WHERE: Cinema Stadium 17, Crossroads, Everett 9, Factoria, Galaxy Tacoma 6, Gateway 8, Grand Cinemas, Issaquah 9, Longston Place Stadium 14, Marysville Cinema 14, Monroe 12, Mountlake 9, Pacific Place, Parkway Plaza Stadium 12, Redmond Town Center, Renton Village, Woodinville 12

GRADE: C+

That promising premise, sewn through a film about wedding jitters and second thoughts, might have resulted in a clever little comedy. When Karen (Selma Blair), the sweet, safe fiancée of Paul (Jason Lee), finds a pair of exotic women's underwear (not hers) hidden in the bachelor apartment, that pact goes into action with a comic inspiration the film never again reaches.

The rest is simply a Hollywood thing (set and partially shot in Seattle), your basic romantic farce of a sweet but mismatched couple barreling toward the wedding date just as the groom finds his Ms. Right. In this case it's fun-loving Becky (Julia Stiles), the goofy klutz of a dancing girl that Paul meets cute at his bachelor party, and then wakes up the next morning to find sharing his bed.

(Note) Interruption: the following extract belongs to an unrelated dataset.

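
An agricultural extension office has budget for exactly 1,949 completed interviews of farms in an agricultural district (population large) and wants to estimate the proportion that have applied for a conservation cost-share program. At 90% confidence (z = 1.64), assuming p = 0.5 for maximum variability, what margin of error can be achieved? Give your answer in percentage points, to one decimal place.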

The usual complications ensue, most of them involving the frantic and increasingly impractical efforts of Paul to hide incriminating evidence from the classy Karen while hiding his increasing attraction to the impulsive and unpredictable Becky, who just happens to be Karen's cousin.

In movie biz parlance, this is what's known as high concept, and as so often happens, it's executed as low comedy: bathroom gags, drug humor and lots of squirmy on-the-spot embarrassment. These gags aren't so much written as plotted like open-ended sketches and often end without a punch line.

While it displays precious little originality or ingenuity, "A Guy Thing" is less graceless than most of its ilk and benefits from a likable cast. Lee is an amiable (if not quite charismatic) lead, Stiles tends to overplay her comic reactions but is kittenish and quick as the bohemian spirit who can't keep a job, and Blair maintains grace and dignity as the dream-girl foil. They spark their underwritten characters well past the modest ambitions of this underachieving comedy.